There are several limitations of our work. First, manual segmentation was performed by two readers in random order without consensus or double reading. Both, consensus and double reading are time-consuming tasks and therefore not practicable in this study with a total of 320 lesions. Second, the assessment of segmentation quality was based on comparison of the automatically calculated tumor volumes with ground truth volumes. More advanced methods like Dice similarity coefficients or Hausdorff distances could not be applied since space coordinates were not accessible in the manually created tumor masks. Third, for the creation of manual tumor masks, the FDG-PET component was considered whenever tumor borders could not be well delineated on the CT component, while automated tumor detection was performed only on the CT component. Inclusion of the information contained in the PET components could possibly increase detection rates and segmentation quality. Fourth, the analysis was conducted in two steps: detection and segmentation. Due to lower detection rates for more advanced tumors, a selection bias in step two of the analysis could positively influence segmentation performance in this group.

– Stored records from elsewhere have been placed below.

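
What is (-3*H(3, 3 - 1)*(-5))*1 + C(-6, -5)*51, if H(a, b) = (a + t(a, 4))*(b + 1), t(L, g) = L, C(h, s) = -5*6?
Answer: -1260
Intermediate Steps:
C(h, s) = -30
H(a, b) = 2*a*(1 + b) (H(a, b) = (a + a)*(b + 1) = (2*a)*(1 + b) = 2*a*(1 + b))
(-3*H(3, 3 - 1)*(-5))*1 + C(-6, -5)*51 = (-6*3*(1 + (3 - 1))*(-5))*1 - 30*51 = (-6*3*(1 + 2)*(-5))*1 - 1530 = (-6*3*3*(-5))*1 - 1530 = (-3*18*(-5))*1 - 1530 = -54*(-5)*1 - 1530 = 270*1 - 1530 = 270 - 1530 = -1260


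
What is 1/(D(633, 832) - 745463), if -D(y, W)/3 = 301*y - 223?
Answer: -1/1316393 ≈ -7.5965e-7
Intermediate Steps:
D(y, W) = 669 - 903*y (D(y, W) = -3*(301*y - 223) = -3*(-223 + 301*y) = 669 - 903*y)
1/(D(633, 832) - 745463) = 1/((669 - 903*633) - 745463) = 1/((669 - 571599) - 745463) = 1/(-570930 - 745463) = 1/(-1316393) = -1/1316393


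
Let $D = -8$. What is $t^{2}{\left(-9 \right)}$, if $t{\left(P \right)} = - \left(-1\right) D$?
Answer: $64$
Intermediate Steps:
$t{\left(P \right)} = -8$ ($t{\left(P \right)} = - \left(-1\right) \left(-8\right) = \left(-1\right) 8 = -8$)
$t^{2}{\left(-9 \right)} = \left(-8\right)^{2} = 64$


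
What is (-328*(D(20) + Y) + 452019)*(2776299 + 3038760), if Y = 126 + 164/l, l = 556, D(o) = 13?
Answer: 328433979889395/139 ≈ 2.3628e+12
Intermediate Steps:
Y = 17555/139 (Y = 126 + 164/556 = 126 + 164*(1/556) = 126 + 41/139 = 17555/139 ≈ 126.29)
(-328*(D(20) + Y) + 452019)*(2776299 + 3038760) = (-328*(13 + 17555/139) + 452019)*(2776299 + 3038760) = (-328*19362/139 + 452019)*5815059 = (-6350736/139 + 452019)*5815059 = (56479905/139)*5815059 = 328433979889395/139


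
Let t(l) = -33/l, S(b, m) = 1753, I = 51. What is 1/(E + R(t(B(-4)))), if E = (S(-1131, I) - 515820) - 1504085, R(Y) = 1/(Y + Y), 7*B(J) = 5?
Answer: -462/932386229 ≈ -4.9550e-7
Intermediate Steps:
B(J) = 5/7 (B(J) = (⅐)*5 = 5/7)
R(Y) = 1/(2*Y)
E = -2018152 (E = (1753 - 515820) - 1504085 = -514067 - 1504085 = -2018152)
1/(E + R(t(B(-4)))) = 1/(-2018152 + 1/(2*((-33/5/7)))) = 1/(-2018152 + 1/(2*((-33*7/5)))) = 1/(-2018152 + 1/(2*(-231/5))) = 1/(-2018152 + (½)*(-5/231)) = 1/(-2018152 - 5/462) = 1/(-932386229/462) = -462/932386229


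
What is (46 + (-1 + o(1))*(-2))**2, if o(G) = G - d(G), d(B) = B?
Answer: 2304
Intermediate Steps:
o(G) = 0 (o(G) = G - G = 0)
(46 + (-1 + o(1))*(-2))**2 = (46 + (-1 + 0)*(-2))**2 = (46 - 1*(-2))**2 = (46 + 2)**2 = 48**2 = 2304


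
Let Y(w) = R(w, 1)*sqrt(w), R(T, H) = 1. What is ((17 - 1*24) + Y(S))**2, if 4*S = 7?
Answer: (14 - sqrt(7))**2/4 ≈ 32.230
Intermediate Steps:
S = 7/4 (S = (1/4)*7 = 7/4 ≈ 1.7500)
Y(w) = sqrt(w) (Y(w) = 1*sqrt(w) = sqrt(w))
((17 - 1*24) + Y(S))**2 = ((17 - 1*24) + sqrt(7/4))**2 = ((17 - 24) + sqrt(7)/2)**2 = (-7 + sqrt(7)/2)**2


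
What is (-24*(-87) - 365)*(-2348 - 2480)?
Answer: -8318644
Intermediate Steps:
(-24*(-87) - 365)*(-2348 - 2480) = (2088 - 365)*(-4828) = 1723*(-4828) = -8318644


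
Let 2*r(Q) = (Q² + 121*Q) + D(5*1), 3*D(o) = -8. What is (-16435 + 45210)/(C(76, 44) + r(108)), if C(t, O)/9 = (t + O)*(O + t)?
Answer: 86325/425894 ≈ 0.20269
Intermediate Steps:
D(o) = -8/3 (D(o) = (⅓)*(-8) = -8/3)
C(t, O) = 9*(O + t)² (C(t, O) = 9*((t + O)*(O + t)) = 9*((O + t)*(O + t)) = 9*(O + t)²)
r(Q) = -4/3 + Q²/2 + 121*Q/2 (r(Q) = ((Q² + 121*Q) - 8/3)/2 = (-8/3 + Q² + 121*Q)/2 = -4/3 + Q²/2 + 121*Q/2)
(-16435 + 45210)/(C(76, 44) + r(108)) = (-16435 + 45210)/(9*(44 + 76)² + (-4/3 + (½)*108² + (121/2)*108)) = 28775/(9*120² + (-4/3 + (½)*11664 + 6534)) = 28775/(9*14400 + (-4/3 + 5832 + 6534)) = 28775/(129600 + 37094/3) = 28775/(425894/3) = 28775*(3/425894) = 86325/425894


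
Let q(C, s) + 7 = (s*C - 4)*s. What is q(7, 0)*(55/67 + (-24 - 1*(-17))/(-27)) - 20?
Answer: -49858/1809 ≈ -27.561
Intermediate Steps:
q(C, s) = -7 + s*(-4 + C*s) (q(C, s) = -7 + (s*C - 4)*s = -7 + (C*s - 4)*s = -7 + (-4 + C*s)*s = -7 + s*(-4 + C*s))
q(7, 0)*(55/67 + (-24 - 1*(-17))/(-27)) - 20 = (-7 - 4*0 + 7*0²)*(55/67 + (-24 - 1*(-17))/(-27)) - 20 = (-7 + 0 + 7*0)*(55*(1/67) + (-24 + 17)*(-1/27)) - 20 = (-7 + 0 + 0)*(55/67 - 7*(-1/27)) - 20 = -7*(55/67 + 7/27) - 20 = -7*1954/1809 - 20 = -13678/1809 - 20 = -49858/1809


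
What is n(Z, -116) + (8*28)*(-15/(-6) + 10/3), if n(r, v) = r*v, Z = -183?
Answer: 67604/3 ≈ 22535.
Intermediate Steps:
n(Z, -116) + (8*28)*(-15/(-6) + 10/3) = -183*(-116) + (8*28)*(-15/(-6) + 10/3) = 21228 + 224*(-15*(-1/6) + 10*(1/3)) = 21228 + 224*(5/2 + 10/3) = 21228 + 224*(35/6) = 21228 + 3920/3 = 67604/3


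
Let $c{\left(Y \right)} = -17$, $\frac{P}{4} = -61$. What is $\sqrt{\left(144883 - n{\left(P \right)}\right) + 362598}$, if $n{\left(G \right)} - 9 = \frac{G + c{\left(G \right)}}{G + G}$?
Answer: $\frac{5 \sqrt{1208512846}}{244} \approx 712.37$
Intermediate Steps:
$P = -244$ ($P = 4 \left(-61\right) = -244$)
$n{\left(G \right)} = 9 + \frac{-17 + G}{2 G}$ ($n{\left(G \right)} = 9 + \frac{G - 17}{G + G} = 9 + \frac{-17 + G}{2 G}$)
$\sqrt{\left(144883 - n{\left(P \right)}\right) + 362598} = \sqrt{\left(144883 - \frac{-17 + 19 \left(-244\right)}{2 \left(-244\right)}\right) + 362598} = \sqrt{\left(144883 - \frac{1}{2} \left(- \frac{1}{244}\right) \left(-17 - 4636\right)\right) + 362598} = \sqrt{\left(144883 - \frac{1}{2} \left(- \frac{1}{244}\right) \left(-4653\right)\right) + 362598} = \sqrt{\left(144883 - \frac{4653}{488}\right) + 362598} = \sqrt{\frac{70698251}{488} + 362598} = \sqrt{\frac{247646075}{488}} = \frac{5 \sqrt{1208512846}}{244}$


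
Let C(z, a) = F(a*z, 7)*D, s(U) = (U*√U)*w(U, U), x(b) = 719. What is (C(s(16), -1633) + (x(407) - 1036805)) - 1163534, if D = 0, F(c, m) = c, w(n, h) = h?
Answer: -2199620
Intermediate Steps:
s(U) = U^(5/2) (s(U) = (U*√U)*U = U^(3/2)*U = U^(5/2))
C(z, a) = 0 (C(z, a) = (a*z)*0 = 0)
(C(s(16), -1633) + (x(407) - 1036805)) - 1163534 = (0 + (719 - 1036805)) - 1163534 = (0 - 1036086) - 1163534 = -1036086 - 1163534 = -2199620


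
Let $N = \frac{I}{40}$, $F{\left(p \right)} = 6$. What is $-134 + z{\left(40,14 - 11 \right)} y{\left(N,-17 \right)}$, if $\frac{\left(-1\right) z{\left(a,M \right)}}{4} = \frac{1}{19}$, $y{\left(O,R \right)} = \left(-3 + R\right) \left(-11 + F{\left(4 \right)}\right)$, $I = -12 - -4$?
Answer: $- \frac{2946}{19} \approx -155.05$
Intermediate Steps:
$I = -8$ ($I = -12 + 4 = -8$)
$N = - \frac{1}{5}$ ($N = - \frac{8}{40} = \left(-8\right) \frac{1}{40} = - \frac{1}{5} \approx -0.2$)
$y{\left(O,R \right)} = 15 - 5 R$ ($y{\left(O,R \right)} = \left(-3 + R\right) \left(-11 + 6\right) = \left(-3 + R\right) \left(-5\right) = 15 - 5 R$)
$z{\left(a,M \right)} = - \frac{4}{19}$
$-134 + z{\left(40,14 - 11 \right)} y{\left(N,-17 \right)} = -134 - \frac{4 \left(15 - -85\right)}{19} = -134 - \frac{4 \left(15 + 85\right)}{19} = -134 - \frac{400}{19} = - \frac{2946}{19}$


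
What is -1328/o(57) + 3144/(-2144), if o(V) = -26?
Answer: 172843/3484 ≈ 49.610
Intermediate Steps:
-1328/o(57) + 3144/(-2144) = -1328/(-26) + 3144/(-2144) = -1328*(-1/26) + 3144*(-1/2144) = 664/13 - 393/268 = 172843/3484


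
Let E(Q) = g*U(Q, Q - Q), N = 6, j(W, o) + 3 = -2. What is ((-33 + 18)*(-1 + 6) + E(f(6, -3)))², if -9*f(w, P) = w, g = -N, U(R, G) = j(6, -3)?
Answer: 2025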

In conclusion, the tested algorithm facilitates a fast and reliable detection and 3D segmentation of pulmonary T1 and T2 tumors that also works well on the CT component of PET/CTs acquired in free breathing and with a slice thickness of 3 mm. The detection and segmentation of more advanced lung tumors is currently imprecise due to the conception of the algorithm for lung nodules. Consequently, there is still an unmet need for CAD applications that also cope with the more complex segmentation tasks required in the context of lung cancer staging. Future efforts must therefore focus on this collective to facilitate segmentation of all tumor types and sizes and bridge the gap between CAD applications for screening and staging of lung cancer.